Esoteric, outsider, unhinged, wild, bizarre, eccentric are all words that could be used to describe Moore and his work, but also philosophic, observational, political, exploratory and cynical would do just as well, and he seems to draw influence from anything and everything.

He clearly holds the work of Brian Wilson in high regard and “I’ve Begun to Fall in Love” is not only is sung in high registers, but shares the same protagonist as “Caroline No”, though it’s laced with a Zappa-esque cadence.

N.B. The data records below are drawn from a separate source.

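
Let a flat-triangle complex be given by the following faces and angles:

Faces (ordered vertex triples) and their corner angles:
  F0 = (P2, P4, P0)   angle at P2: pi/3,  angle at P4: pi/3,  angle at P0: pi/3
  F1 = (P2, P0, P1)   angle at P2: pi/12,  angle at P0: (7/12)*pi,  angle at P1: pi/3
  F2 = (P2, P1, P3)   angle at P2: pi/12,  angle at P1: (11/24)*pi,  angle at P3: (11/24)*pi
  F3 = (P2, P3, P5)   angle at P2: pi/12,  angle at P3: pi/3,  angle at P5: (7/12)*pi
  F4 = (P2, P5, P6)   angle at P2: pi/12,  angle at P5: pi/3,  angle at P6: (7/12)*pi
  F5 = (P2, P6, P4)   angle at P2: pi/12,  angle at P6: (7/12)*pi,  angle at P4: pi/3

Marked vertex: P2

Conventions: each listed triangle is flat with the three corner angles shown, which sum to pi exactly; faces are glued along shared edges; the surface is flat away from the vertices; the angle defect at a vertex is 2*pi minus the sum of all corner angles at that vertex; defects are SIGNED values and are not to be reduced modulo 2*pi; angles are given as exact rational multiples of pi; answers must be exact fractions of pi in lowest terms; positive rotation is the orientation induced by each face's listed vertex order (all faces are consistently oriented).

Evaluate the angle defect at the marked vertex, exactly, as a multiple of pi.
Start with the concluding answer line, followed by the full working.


Answer: defect(P2) = (5/4)*pi

Sum of corner angles at P2: (3/4)*pi
defect = 2*pi - (3/4)*pi


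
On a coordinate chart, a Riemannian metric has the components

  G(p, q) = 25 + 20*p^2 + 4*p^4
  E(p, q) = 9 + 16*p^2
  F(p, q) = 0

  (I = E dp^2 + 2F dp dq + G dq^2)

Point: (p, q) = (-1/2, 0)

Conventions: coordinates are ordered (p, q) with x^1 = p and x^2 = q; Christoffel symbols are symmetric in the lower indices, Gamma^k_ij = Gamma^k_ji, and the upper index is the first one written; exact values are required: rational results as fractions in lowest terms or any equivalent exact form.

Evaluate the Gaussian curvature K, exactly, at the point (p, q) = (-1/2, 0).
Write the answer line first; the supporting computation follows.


Answer: K = -72/1859

E = 13, F = 0, G = 121/4, EG - F^2 = 1573/4 at the point
E_p = -16, E_q = 0, F_p = 0, F_q = 0, G_p = -22, G_q = 0
E_qq = 0, F_pq = 0, G_pp = 52
Brioschi: K = (det M1 - det M2) / (EG - F^2)^2 with the standard first/second-derivative matrices M1, M2.
M1 = [[-E_qq/2 + F_pq - G_pp/2, E_p/2, F_p - E_q/2], [F_q - G_p/2, E, F], [G_q/2, F, G]] = [[-26, -8, 0], [11, 13, 0], [0, 0, 121/4]]; det M1 = -15125/2
M2 = [[0, E_q/2, G_p/2], [E_q/2, E, F], [G_p/2, F, G]] = [[0, 0, -11], [0, 13, 0], [-11, 0, 121/4]]; det M2 = -1573
det M1 - det M2 = -11979/2; K = -11979/2 / (1573/4)^2 = -72/1859


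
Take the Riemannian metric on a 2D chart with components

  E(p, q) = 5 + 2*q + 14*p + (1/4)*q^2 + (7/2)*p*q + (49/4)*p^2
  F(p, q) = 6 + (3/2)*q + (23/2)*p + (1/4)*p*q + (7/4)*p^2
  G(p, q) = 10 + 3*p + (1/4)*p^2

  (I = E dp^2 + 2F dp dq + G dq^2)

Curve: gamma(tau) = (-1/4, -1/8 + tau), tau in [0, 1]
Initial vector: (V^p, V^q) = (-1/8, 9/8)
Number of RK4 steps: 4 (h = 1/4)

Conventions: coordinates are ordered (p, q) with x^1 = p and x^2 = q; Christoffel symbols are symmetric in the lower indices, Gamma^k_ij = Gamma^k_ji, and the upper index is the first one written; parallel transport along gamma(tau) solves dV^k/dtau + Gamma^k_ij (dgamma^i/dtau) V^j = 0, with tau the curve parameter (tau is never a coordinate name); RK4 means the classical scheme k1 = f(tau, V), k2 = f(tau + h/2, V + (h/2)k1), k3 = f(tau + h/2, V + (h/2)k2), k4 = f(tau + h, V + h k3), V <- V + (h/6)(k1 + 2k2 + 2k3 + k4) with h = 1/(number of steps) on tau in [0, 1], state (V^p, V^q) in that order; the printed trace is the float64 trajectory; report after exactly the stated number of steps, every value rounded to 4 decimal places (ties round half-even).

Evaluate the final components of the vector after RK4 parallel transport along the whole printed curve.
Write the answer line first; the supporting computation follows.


Answer: V^p = -0.1178, V^q = 1.1409

gamma'(tau) = (0, 1); f(tau, V)^k = -Gamma^k_ij(gamma(tau)) gamma'^i(tau) V^j; h = 1/4; intermediate values shown to 6 dp
curve data and Christoffel symbols at the stage parameters:
  tau = 0.000000: gamma = (-0.250000, -0.125000), gamma' = (0.000000, 1.000000); Gamma_ppp = 0.357760, Gamma_ppq = 0.051109, Gamma_pqq = 0.000000, Gamma_qpp = 0.968057, Gamma_qpq = 0.138294, Gamma_qqq = 0.000000
  tau = 0.125000: gamma = (-0.250000, 0.000000), gamma' = (0.000000, 1.000000); Gamma_ppp = 0.373887, Gamma_ppq = 0.053412, Gamma_pqq = 0.000000, Gamma_qpp = 0.955490, Gamma_qpq = 0.136499, Gamma_qqq = 0.000000
  tau = 0.250000: gamma = (-0.250000, 0.125000), gamma' = (0.000000, 1.000000); Gamma_ppp = 0.389316, Gamma_ppq = 0.055617, Gamma_pqq = 0.000000, Gamma_qpp = 0.942554, Gamma_qpq = 0.134651, Gamma_qqq = 0.000000
  tau = 0.375000: gamma = (-0.250000, 0.250000), gamma' = (0.000000, 1.000000); Gamma_ppp = 0.404040, Gamma_ppq = 0.057720, Gamma_pqq = 0.000000, Gamma_qpp = 0.929293, Gamma_qpq = 0.132756, Gamma_qqq = 0.000000
  tau = 0.500000: gamma = (-0.250000, 0.375000), gamma' = (0.000000, 1.000000); Gamma_ppp = 0.418059, Gamma_ppq = 0.059723, Gamma_pqq = 0.000000, Gamma_qpp = 0.915748, Gamma_qpq = 0.130821, Gamma_qqq = 0.000000
  tau = 0.625000: gamma = (-0.250000, 0.500000), gamma' = (0.000000, 1.000000); Gamma_ppp = 0.431373, Gamma_ppq = 0.061625, Gamma_pqq = 0.000000, Gamma_qpp = 0.901961, Gamma_qpq = 0.128852, Gamma_qqq = 0.000000
  tau = 0.750000: gamma = (-0.250000, 0.625000), gamma' = (0.000000, 1.000000); Gamma_ppp = 0.443985, Gamma_ppq = 0.063426, Gamma_pqq = 0.000000, Gamma_qpp = 0.887970, Gamma_qpq = 0.126853, Gamma_qqq = 0.000000
  tau = 0.875000: gamma = (-0.250000, 0.750000), gamma' = (0.000000, 1.000000); Gamma_ppp = 0.455902, Gamma_ppq = 0.065129, Gamma_pqq = 0.000000, Gamma_qpp = 0.873813, Gamma_qpq = 0.124830, Gamma_qqq = 0.000000
  tau = 1.000000: gamma = (-0.250000, 0.875000), gamma' = (0.000000, 1.000000); Gamma_ppp = 0.467134, Gamma_ppq = 0.066733, Gamma_pqq = 0.000000, Gamma_qpp = 0.859526, Gamma_qpq = 0.122789, Gamma_qqq = 0.000000
step 0: V^p = -0.1250, V^q = 1.1250
step 1: k1 = (0.006389, 0.017287), k2 = (0.006634, 0.016953), k3 = (0.006632, 0.016949), k4 = (0.006860, 0.016608); V <- V + (h/6)(k1 + 2k2 + 2k3 + k4): V^p = -0.1233, V^q = 1.1292
step 2: k1 = (0.006860, 0.016608), k2 = (0.007070, 0.016261), k3 = (0.007068, 0.016257), k4 = (0.007261, 0.015905); V <- V + (h/6)(k1 + 2k2 + 2k3 + k4): V^p = -0.1216, V^q = 1.1333
step 3: k1 = (0.007261, 0.015905), k2 = (0.007436, 0.015548), k3 = (0.007435, 0.015545), k4 = (0.007593, 0.015186); V <- V + (h/6)(k1 + 2k2 + 2k3 + k4): V^p = -0.1197, V^q = 1.1372
step 4: k1 = (0.007593, 0.015187), k2 = (0.007735, 0.014826), k3 = (0.007734, 0.014824), k4 = (0.007860, 0.014463); V <- V + (h/6)(k1 + 2k2 + 2k3 + k4): V^p = -0.1178, V^q = 1.1409


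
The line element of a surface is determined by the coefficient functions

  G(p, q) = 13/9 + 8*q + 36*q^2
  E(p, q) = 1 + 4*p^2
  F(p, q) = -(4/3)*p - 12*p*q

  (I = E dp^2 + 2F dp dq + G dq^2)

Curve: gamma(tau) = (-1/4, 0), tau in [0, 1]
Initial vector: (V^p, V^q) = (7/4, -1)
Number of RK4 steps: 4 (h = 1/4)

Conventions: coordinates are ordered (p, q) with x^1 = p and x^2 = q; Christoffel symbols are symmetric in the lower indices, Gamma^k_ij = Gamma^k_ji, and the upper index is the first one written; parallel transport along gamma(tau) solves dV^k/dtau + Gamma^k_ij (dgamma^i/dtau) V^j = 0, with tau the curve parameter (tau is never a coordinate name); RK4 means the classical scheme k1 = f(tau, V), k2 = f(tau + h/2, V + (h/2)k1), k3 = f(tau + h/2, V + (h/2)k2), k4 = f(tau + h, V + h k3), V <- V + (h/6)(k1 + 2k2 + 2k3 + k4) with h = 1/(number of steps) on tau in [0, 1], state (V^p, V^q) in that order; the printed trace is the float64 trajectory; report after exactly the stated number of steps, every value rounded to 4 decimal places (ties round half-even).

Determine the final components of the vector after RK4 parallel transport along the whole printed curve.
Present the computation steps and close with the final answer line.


gamma'(tau) = (0, 0); f(tau, V)^k = -Gamma^k_ij(gamma(tau)) gamma'^i(tau) V^j; h = 1/4; intermediate values shown to 6 dp
curve data and Christoffel symbols at the stage parameters:
  tau = 0.000000: gamma = (-0.250000, 0.000000), gamma' = (0.000000, 0.000000); Gamma_ppp = -0.590164, Gamma_ppq = 0.000000, Gamma_pqq = 1.770492, Gamma_qpp = -0.786885, Gamma_qpq = 0.000000, Gamma_qqq = 2.360656
  tau = 0.125000: gamma = (-0.250000, 0.000000), gamma' = (0.000000, 0.000000); Gamma_ppp = -0.590164, Gamma_ppq = 0.000000, Gamma_pqq = 1.770492, Gamma_qpp = -0.786885, Gamma_qpq = 0.000000, Gamma_qqq = 2.360656
  tau = 0.250000: gamma = (-0.250000, 0.000000), gamma' = (0.000000, 0.000000); Gamma_ppp = -0.590164, Gamma_ppq = 0.000000, Gamma_pqq = 1.770492, Gamma_qpp = -0.786885, Gamma_qpq = 0.000000, Gamma_qqq = 2.360656
  tau = 0.375000: gamma = (-0.250000, 0.000000), gamma' = (0.000000, 0.000000); Gamma_ppp = -0.590164, Gamma_ppq = 0.000000, Gamma_pqq = 1.770492, Gamma_qpp = -0.786885, Gamma_qpq = 0.000000, Gamma_qqq = 2.360656
  tau = 0.500000: gamma = (-0.250000, 0.000000), gamma' = (0.000000, 0.000000); Gamma_ppp = -0.590164, Gamma_ppq = 0.000000, Gamma_pqq = 1.770492, Gamma_qpp = -0.786885, Gamma_qpq = 0.000000, Gamma_qqq = 2.360656
  tau = 0.625000: gamma = (-0.250000, 0.000000), gamma' = (0.000000, 0.000000); Gamma_ppp = -0.590164, Gamma_ppq = 0.000000, Gamma_pqq = 1.770492, Gamma_qpp = -0.786885, Gamma_qpq = 0.000000, Gamma_qqq = 2.360656
  tau = 0.750000: gamma = (-0.250000, 0.000000), gamma' = (0.000000, 0.000000); Gamma_ppp = -0.590164, Gamma_ppq = 0.000000, Gamma_pqq = 1.770492, Gamma_qpp = -0.786885, Gamma_qpq = 0.000000, Gamma_qqq = 2.360656
  tau = 0.875000: gamma = (-0.250000, 0.000000), gamma' = (0.000000, 0.000000); Gamma_ppp = -0.590164, Gamma_ppq = 0.000000, Gamma_pqq = 1.770492, Gamma_qpp = -0.786885, Gamma_qpq = 0.000000, Gamma_qqq = 2.360656
  tau = 1.000000: gamma = (-0.250000, 0.000000), gamma' = (0.000000, 0.000000); Gamma_ppp = -0.590164, Gamma_ppq = 0.000000, Gamma_pqq = 1.770492, Gamma_qpp = -0.786885, Gamma_qpq = 0.000000, Gamma_qqq = 2.360656
step 0: V^p = 1.7500, V^q = -1.0000
step 1: k1 = (0.000000, 0.000000), k2 = (0.000000, 0.000000), k3 = (0.000000, 0.000000), k4 = (0.000000, 0.000000); V <- V + (h/6)(k1 + 2k2 + 2k3 + k4): V^p = 1.7500, V^q = -1.0000
step 2: k1 = (0.000000, 0.000000), k2 = (0.000000, 0.000000), k3 = (0.000000, 0.000000), k4 = (0.000000, 0.000000); V <- V + (h/6)(k1 + 2k2 + 2k3 + k4): V^p = 1.7500, V^q = -1.0000
step 3: k1 = (0.000000, 0.000000), k2 = (0.000000, 0.000000), k3 = (0.000000, 0.000000), k4 = (0.000000, 0.000000); V <- V + (h/6)(k1 + 2k2 + 2k3 + k4): V^p = 1.7500, V^q = -1.0000
step 4: k1 = (0.000000, 0.000000), k2 = (0.000000, 0.000000), k3 = (0.000000, 0.000000), k4 = (0.000000, 0.000000); V <- V + (h/6)(k1 + 2k2 + 2k3 + k4): V^p = 1.7500, V^q = -1.0000

Answer: V^p = 1.7500, V^q = -1.0000


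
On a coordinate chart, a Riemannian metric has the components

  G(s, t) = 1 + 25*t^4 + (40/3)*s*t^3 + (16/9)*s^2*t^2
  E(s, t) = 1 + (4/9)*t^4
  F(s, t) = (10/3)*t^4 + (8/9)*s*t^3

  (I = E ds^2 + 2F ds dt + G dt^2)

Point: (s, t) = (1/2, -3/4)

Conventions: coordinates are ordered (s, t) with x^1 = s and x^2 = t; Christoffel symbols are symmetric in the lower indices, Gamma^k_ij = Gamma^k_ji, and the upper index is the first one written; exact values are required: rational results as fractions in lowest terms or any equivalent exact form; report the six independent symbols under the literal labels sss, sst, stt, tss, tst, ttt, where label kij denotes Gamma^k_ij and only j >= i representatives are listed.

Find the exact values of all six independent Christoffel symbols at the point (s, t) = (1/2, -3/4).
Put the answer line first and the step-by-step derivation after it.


Answer: Gamma_sss = 0, Gamma_sst = -96/1661, Gamma_stt = -656/1661, Gamma_tss = 0, Gamma_tst = -592/1661, Gamma_ttt = -12136/4983

E = 73/64, F = 111/128, G = 1625/256 at the point
E_s = 0, E_t = -3/4, F_s = -3/8, F_t = -39/8, G_s = -37/8, G_t = -1517/48
EG - F^2 = 1661/256;  g^inv = (256/1661) * [[1625/256, -111/128], [-111/128, 73/64]]
first-kind symbols [ij,l] = (1/2)(d_i g_jl + d_j g_il - d_l g_ij): [ss,s] = E_s/2 = 0, [ss,t] = F_s - E_t/2 = 0, [st,s] = E_t/2 = -3/8, [st,t] = G_s/2 = -37/16, [tt,s] = F_t - G_s/2 = -41/16, [tt,t] = G_t/2 = -1517/96
Gamma^s_ij = (G*[ij,s] - F*[ij,t])/(EG - F^2), Gamma^t_ij = (E*[ij,t] - F*[ij,s])/(EG - F^2)


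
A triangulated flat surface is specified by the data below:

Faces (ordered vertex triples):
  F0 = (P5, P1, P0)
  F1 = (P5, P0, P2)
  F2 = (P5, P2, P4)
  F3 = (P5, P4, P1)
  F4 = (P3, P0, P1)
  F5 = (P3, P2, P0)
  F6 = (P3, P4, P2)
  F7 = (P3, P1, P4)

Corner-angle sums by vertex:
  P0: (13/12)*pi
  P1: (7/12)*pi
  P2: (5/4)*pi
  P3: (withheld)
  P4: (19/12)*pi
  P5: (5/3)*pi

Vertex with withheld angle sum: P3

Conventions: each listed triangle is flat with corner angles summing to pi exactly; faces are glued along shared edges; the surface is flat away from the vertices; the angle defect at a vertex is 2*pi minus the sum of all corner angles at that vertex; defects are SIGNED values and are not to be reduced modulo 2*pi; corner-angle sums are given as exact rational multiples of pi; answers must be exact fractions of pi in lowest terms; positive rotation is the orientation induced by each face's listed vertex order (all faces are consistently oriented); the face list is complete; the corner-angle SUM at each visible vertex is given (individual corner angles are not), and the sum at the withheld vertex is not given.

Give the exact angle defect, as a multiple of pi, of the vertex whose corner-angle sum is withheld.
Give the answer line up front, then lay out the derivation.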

The fallibility of the recording process itself is lampooned in “Structure of Love”, where he reveals the reason for the music stopping as a splicing issue - which is resolved before the tune recommences!
“The Picture”, a voyeuristic tale of masturbation, that deems the picture in question as a more than adequate replacement for the terminated relationship.

“Quarter Peep Show” is a moog meets country absurdist hoedown, “Treat Me” melds free jazz with garage pop, and “Copy Me” cleverly has the lo-fi drum-machinations of a photocopier.

There is much amusement to be sought in Moore’s abstract and madcap juxtapositions but there’s also a great passion for popular music and a deal to be revered.